- Born: January 5, 1903
- Died: March 20, 1984 (aged 81)
- Citizenship: Japan
- Education: Tokyo University
- Scientific career
- Fields: Biochemistry, Microbiology

= Hiroshi Tamiya =

Japanese plant biochemist and microbiologist

Hiroshi Tamiya (田宮 博, Tamiya Hiroshi) was an important Japanese plant biochemist and microbiologist. He is notable for mid-twentieth century research he did on the thermodynamics of the light-independent reactions of photosynthesis.

==Life==
Tamiya was a student of Keita Shibata, a plant physiologist, as a student at Tokyo University. Andrew Benson, who was instrumental in understanding carbon fixation in plants considered Tamiya inspirational in his own success as a scientist.
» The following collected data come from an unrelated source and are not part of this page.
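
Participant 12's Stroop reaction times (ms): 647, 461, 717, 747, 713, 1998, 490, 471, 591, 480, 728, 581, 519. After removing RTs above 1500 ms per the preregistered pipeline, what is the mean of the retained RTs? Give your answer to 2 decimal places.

595.42 ms

Excluded: 1998
Retained (n=12): Σ = 7145
Mean = 7145/12 = 595.4167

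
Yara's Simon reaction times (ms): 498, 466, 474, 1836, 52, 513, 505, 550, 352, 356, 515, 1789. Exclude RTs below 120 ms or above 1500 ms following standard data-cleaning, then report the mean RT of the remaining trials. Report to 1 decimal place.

469.9 ms

Excluded: 52, 1789, 1836
Retained (n=9): Σ = 4229
Mean = 4229/9 = 469.8889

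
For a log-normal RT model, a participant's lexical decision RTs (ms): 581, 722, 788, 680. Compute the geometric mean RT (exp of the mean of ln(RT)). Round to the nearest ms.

ln(RT): 6.3648, 6.5820, 6.6695, 6.5221
Mean ln(RT) = 26.1384/4 = 6.53459
Geometric mean = exp(6.53459) = 688.55 ms

689 ms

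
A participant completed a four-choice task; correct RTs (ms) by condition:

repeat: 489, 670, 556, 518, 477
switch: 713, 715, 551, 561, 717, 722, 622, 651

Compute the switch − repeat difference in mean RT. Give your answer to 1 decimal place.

114.5 ms

M(repeat) = 2710/5 = 542.000
M(switch) = 5252/8 = 656.500
Difference = 656.500 − 542.000 = 114.500 ms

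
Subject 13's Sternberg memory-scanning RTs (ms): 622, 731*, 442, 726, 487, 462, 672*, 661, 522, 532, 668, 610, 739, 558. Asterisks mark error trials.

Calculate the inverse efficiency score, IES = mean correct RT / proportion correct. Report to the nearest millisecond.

683 ms

Correct trials (n=12): 622, 442, 726, 487, 462, 661, 522, 532, 668, 610, 739, 558
Mean correct RT = 7029/12 = 585.7500 ms
Proportion correct = 12/14
IES = 585.7500 / (12/14) = 683.375 ms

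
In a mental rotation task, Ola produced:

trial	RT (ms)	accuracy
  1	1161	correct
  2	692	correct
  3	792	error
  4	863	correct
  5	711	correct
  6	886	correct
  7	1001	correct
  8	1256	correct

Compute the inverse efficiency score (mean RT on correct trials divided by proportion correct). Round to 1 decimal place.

Correct trials (n=7): 1161, 692, 863, 711, 886, 1001, 1256
Mean correct RT = 6570/7 = 938.5714 ms
Proportion correct = 7/8
IES = 938.5714 / (7/8) = 1072.653 ms

1072.7 ms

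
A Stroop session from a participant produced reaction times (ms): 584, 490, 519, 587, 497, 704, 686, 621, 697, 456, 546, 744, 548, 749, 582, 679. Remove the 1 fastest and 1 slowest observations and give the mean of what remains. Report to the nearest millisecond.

606 ms

Sorted: 456, 490, 497, 519, 546, 548, 582, 584, 587, 621, 679, 686, 697, 704, 744, 749
Drop lowest 1 (456) and highest 1 (749)
Remaining (n=14): Σ = 8484, mean = 8484/14 = 606.000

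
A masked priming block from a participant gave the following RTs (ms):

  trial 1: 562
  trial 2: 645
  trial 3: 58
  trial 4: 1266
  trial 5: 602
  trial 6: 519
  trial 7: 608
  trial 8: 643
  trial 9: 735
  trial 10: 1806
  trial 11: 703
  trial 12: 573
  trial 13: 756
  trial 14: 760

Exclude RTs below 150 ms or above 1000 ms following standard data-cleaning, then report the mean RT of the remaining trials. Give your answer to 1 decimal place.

646.0 ms

Excluded: 58, 1266, 1806
Retained (n=11): Σ = 7106
Mean = 7106/11 = 646.0000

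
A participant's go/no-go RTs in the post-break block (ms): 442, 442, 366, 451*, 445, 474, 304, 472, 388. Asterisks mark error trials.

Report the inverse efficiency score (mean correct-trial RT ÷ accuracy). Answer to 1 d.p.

Correct trials (n=8): 442, 442, 366, 445, 474, 304, 472, 388
Mean correct RT = 3333/8 = 416.6250 ms
Proportion correct = 8/9
IES = 416.6250 / (8/9) = 468.703 ms

468.7 ms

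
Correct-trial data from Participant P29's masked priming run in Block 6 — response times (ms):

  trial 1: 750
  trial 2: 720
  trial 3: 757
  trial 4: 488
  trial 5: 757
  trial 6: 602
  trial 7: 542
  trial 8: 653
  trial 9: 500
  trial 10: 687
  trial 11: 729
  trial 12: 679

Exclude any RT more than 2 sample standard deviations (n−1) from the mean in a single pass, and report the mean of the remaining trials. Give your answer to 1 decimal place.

655.3 ms

n = 12, ΣRT = 7864, M = 655.333
Σ(x−M)² = 108628.67; s = √(108628.67/11) = 99.375
Cutoffs: 655.333 ± 2·99.375 → [456.6, 854.1]
No RTs fall outside the cutoffs; all 12 retained. Mean = 7864/12 = 655.333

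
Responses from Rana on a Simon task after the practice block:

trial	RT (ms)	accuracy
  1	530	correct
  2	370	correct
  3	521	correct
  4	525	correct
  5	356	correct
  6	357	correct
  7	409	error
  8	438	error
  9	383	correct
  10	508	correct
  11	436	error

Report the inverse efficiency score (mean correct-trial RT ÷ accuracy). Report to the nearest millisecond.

Correct trials (n=8): 530, 370, 521, 525, 356, 357, 383, 508
Mean correct RT = 3550/8 = 443.7500 ms
Proportion correct = 8/11
IES = 443.7500 / (8/11) = 610.156 ms

610 ms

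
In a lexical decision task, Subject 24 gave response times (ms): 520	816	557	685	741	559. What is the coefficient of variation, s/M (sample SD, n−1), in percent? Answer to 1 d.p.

18.4%

n = 6, Σ = 3878, M = 646.3333
Σ(x−M)² = 70811.333; s = √(70811.333/5) = 119.0053
CV = 119.0053 / 646.3333 = 0.18412 = 18.412%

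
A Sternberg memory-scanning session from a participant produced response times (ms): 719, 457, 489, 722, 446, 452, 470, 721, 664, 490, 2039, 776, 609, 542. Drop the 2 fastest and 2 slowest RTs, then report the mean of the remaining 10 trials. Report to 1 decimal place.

Sorted: 446, 452, 457, 470, 489, 490, 542, 609, 664, 719, 721, 722, 776, 2039
Drop lowest 2 (446, 452) and highest 2 (776, 2039)
Remaining (n=10): Σ = 5883, mean = 5883/10 = 588.300

588.3 ms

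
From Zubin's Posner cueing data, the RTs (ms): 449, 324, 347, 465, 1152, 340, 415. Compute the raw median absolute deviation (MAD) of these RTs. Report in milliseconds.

68 ms

Sorted: 324, 340, 347, 415, 449, 465, 1152 → median = 415
|x − 415|: 34, 91, 68, 50, 737, 75, 0
Sorted deviations: 0, 34, 50, 68, 75, 91, 737 → MAD = 68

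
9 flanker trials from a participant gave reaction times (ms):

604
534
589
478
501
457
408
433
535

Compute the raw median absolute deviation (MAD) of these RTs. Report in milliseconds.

44 ms

Sorted: 408, 433, 457, 478, 501, 534, 535, 589, 604 → median = 501
|x − 501|: 103, 33, 88, 23, 0, 44, 93, 68, 34
Sorted deviations: 0, 23, 33, 34, 44, 68, 88, 93, 103 → MAD = 44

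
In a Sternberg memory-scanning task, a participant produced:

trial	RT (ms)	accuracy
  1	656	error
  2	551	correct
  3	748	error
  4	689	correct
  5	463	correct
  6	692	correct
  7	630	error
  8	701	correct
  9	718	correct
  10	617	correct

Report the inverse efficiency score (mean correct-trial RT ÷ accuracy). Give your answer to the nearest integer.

904 ms

Correct trials (n=7): 551, 689, 463, 692, 701, 718, 617
Mean correct RT = 4431/7 = 633.0000 ms
Proportion correct = 7/10
IES = 633.0000 / (7/10) = 904.286 ms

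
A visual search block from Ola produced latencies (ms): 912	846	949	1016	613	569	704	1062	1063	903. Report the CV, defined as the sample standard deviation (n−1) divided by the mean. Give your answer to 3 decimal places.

0.207

n = 10, Σ = 8637, M = 863.7000
Σ(x−M)² = 288908.100; s = √(288908.100/9) = 179.1672
CV = 179.1672 / 863.7000 = 0.20744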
Tamiya worked and studied in Japan, Europe, and the United States, collaborating internationally with a variety of scientists.
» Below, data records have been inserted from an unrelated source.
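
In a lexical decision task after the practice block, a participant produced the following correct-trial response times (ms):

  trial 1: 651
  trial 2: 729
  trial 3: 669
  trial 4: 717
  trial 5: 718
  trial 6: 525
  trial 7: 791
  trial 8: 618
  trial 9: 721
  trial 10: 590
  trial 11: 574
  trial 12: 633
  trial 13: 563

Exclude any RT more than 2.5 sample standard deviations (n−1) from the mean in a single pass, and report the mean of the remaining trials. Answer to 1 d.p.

653.8 ms

n = 13, ΣRT = 8499, M = 653.769
Σ(x−M)² = 74336.31; s = √(74336.31/12) = 78.706
Cutoffs: 653.769 ± 2.5·78.706 → [457.0, 850.5]
No RTs fall outside the cutoffs; all 13 retained. Mean = 8499/13 = 653.769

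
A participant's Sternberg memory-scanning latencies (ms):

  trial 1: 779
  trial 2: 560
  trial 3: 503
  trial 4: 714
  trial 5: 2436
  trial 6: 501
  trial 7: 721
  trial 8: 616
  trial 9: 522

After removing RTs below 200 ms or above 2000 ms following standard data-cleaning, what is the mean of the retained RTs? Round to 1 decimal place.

Excluded: 2436
Retained (n=8): Σ = 4916
Mean = 4916/8 = 614.5000

614.5 ms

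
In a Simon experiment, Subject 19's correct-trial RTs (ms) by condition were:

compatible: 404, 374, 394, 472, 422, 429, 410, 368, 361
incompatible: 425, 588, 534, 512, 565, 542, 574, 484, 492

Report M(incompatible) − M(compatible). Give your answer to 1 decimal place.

M(compatible) = 3634/9 = 403.778
M(incompatible) = 4716/9 = 524.000
Difference = 524.000 − 403.778 = 120.222 ms

120.2 ms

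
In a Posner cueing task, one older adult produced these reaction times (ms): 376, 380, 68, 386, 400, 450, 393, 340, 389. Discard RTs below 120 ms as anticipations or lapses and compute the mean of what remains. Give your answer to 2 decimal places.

389.25 ms

Excluded: 68
Retained (n=8): Σ = 3114
Mean = 3114/8 = 389.2500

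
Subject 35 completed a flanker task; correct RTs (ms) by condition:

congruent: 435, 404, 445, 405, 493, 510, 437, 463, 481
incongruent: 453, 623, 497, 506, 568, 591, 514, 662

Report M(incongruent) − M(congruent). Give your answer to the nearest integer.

M(congruent) = 4073/9 = 452.556
M(incongruent) = 4414/8 = 551.750
Difference = 551.750 − 452.556 = 99.194 ms

99 ms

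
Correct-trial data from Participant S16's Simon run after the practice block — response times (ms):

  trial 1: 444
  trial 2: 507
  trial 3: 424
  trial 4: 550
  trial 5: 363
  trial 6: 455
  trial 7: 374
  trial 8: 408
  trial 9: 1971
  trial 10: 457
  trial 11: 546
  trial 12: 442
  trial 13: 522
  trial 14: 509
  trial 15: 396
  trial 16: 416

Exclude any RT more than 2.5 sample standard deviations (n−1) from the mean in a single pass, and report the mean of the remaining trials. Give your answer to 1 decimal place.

454.2 ms

n = 16, ΣRT = 8784, M = 549.000
Σ(x−M)² = 2207786.00; s = √(2207786.00/15) = 383.648
Cutoffs: 549.000 ± 2.5·383.648 → [-410.1, 1508.1]
Outside: 1971 → excluded.
Retained (n=15): Σ = 6813, mean = 6813/15 = 454.200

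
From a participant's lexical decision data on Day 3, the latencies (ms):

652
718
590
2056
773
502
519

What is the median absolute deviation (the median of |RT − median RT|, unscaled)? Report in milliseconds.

121 ms

Sorted: 502, 519, 590, 652, 718, 773, 2056 → median = 652
|x − 652|: 0, 66, 62, 1404, 121, 150, 133
Sorted deviations: 0, 62, 66, 121, 133, 150, 1404 → MAD = 121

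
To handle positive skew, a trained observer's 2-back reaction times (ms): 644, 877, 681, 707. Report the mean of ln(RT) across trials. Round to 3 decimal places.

6.582

ln(RT): 6.4677, 6.7765, 6.5236, 6.5610
Σ ln(RT) = 26.3288
Mean = 26.3288/4 = 6.58220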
After World War II, during the Allied Occupation of Japan, the Massachusetts Institute of Technology physicist Harry C. Kelly selected Tamiya to assist him in evaluating scientific research in Japan. The mission was largely in response to the destruction of cyclotrons by the United States Army acting out of fear the Japanese had been researching and developing a nuclear weapon during the war. One of the cyclotrons destroyed was an instrument that Tamiya required for his research.
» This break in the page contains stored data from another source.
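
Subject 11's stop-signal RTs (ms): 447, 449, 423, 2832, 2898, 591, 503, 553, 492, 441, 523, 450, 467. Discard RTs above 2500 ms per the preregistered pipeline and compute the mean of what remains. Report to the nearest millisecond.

Excluded: 2832, 2898
Retained (n=11): Σ = 5339
Mean = 5339/11 = 485.3636

485 ms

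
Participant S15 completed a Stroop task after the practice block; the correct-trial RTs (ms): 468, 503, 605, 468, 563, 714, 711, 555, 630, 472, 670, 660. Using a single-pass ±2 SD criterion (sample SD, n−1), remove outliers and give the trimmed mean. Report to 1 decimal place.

584.9 ms

n = 12, ΣRT = 7019, M = 584.917
Σ(x−M)² = 96046.92; s = √(96046.92/11) = 93.443
Cutoffs: 584.917 ± 2·93.443 → [398.0, 771.8]
No RTs fall outside the cutoffs; all 12 retained. Mean = 7019/12 = 584.917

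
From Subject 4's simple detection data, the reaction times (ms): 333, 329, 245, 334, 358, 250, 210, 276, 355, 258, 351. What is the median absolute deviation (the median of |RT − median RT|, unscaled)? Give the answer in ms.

29 ms

Sorted: 210, 245, 250, 258, 276, 329, 333, 334, 351, 355, 358 → median = 329
|x − 329|: 4, 0, 84, 5, 29, 79, 119, 53, 26, 71, 22
Sorted deviations: 0, 4, 5, 22, 26, 29, 53, 71, 79, 84, 119 → MAD = 29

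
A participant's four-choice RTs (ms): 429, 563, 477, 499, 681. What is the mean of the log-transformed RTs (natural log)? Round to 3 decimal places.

6.260

ln(RT): 6.0615, 6.3333, 6.1675, 6.2126, 6.5236
Σ ln(RT) = 31.2984
Mean = 31.2984/5 = 6.25968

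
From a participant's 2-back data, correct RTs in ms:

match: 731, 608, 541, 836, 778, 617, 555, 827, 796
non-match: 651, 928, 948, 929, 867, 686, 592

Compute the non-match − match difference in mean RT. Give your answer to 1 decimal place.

101.4 ms

M(match) = 6289/9 = 698.778
M(non-match) = 5601/7 = 800.143
Difference = 800.143 − 698.778 = 101.365 ms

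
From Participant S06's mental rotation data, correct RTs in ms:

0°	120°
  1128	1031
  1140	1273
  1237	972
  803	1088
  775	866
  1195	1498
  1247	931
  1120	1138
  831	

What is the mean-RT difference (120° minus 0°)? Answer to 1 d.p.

46.7 ms

M(0°) = 9476/9 = 1052.889
M(120°) = 8797/8 = 1099.625
Difference = 1099.625 − 1052.889 = 46.736 ms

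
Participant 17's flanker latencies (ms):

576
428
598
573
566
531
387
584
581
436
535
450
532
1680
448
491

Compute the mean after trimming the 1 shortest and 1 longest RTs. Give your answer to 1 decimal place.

Sorted: 387, 428, 436, 448, 450, 491, 531, 532, 535, 566, 573, 576, 581, 584, 598, 1680
Drop lowest 1 (387) and highest 1 (1680)
Remaining (n=14): Σ = 7329, mean = 7329/14 = 523.500

523.5 ms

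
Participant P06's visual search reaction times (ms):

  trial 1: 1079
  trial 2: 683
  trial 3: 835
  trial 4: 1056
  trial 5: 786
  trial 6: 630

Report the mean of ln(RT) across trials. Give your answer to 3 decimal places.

ln(RT): 6.9838, 6.5265, 6.7274, 6.9622, 6.6670, 6.4457
Σ ln(RT) = 40.3126
Mean = 40.3126/6 = 6.71877

6.719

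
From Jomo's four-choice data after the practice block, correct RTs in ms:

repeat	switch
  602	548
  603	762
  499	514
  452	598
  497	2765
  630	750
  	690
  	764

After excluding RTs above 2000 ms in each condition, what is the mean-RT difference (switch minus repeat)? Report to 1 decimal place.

113.7 ms

switch: exclude 2765
M(repeat) = 3283/6 = 547.167
M(switch) = 4626/7 = 660.857
Difference = 660.857 − 547.167 = 113.690 ms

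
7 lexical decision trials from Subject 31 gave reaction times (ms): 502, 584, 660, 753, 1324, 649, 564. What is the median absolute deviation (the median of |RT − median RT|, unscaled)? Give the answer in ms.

85 ms

Sorted: 502, 564, 584, 649, 660, 753, 1324 → median = 649
|x − 649|: 147, 65, 11, 104, 675, 0, 85
Sorted deviations: 0, 11, 65, 85, 104, 147, 675 → MAD = 85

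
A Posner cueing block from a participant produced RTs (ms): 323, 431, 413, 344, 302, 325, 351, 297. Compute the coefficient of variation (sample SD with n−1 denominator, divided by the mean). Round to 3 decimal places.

0.142

n = 8, Σ = 2786, M = 348.2500
Σ(x−M)² = 17009.500; s = √(17009.500/7) = 49.2943
CV = 49.2943 / 348.2500 = 0.14155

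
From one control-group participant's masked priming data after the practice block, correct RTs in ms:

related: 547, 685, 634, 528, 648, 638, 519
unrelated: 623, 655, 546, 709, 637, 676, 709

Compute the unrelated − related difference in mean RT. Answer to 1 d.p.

50.9 ms

M(related) = 4199/7 = 599.857
M(unrelated) = 4555/7 = 650.714
Difference = 650.714 − 599.857 = 50.857 ms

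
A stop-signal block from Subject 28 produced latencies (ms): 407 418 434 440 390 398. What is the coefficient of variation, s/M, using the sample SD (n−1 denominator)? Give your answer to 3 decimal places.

0.048

n = 6, Σ = 2487, M = 414.5000
Σ(x−M)² = 1971.500; s = √(1971.500/5) = 19.8570
CV = 19.8570 / 414.5000 = 0.04791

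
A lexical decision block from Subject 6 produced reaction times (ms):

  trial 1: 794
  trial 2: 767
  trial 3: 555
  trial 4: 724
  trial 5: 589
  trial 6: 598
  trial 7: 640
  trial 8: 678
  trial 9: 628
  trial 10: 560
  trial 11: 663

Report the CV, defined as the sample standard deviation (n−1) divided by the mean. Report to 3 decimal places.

0.123

n = 11, Σ = 7196, M = 654.1818
Σ(x−M)² = 64795.636; s = √(64795.636/10) = 80.4957
CV = 80.4957 / 654.1818 = 0.12305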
In 1953 Tamiya, working with other Japanese scientists, developed techniques for the synchronous culture of the green algae Chlorella, a model organism used by Otto Heinrich Warburg whom Tamiya admired. Tamiya was able with it to culture algal cell lines that were all in the same developmental stage, a technique used by later scientists to decipher the life cycles of other single celled eukaryotic organisms.

In 1966 Tamiya was made a foreign associate member of the United States National Academy of Sciences. In 1977 he was given the Japanese Order of Culture for his contributions to science in Japan.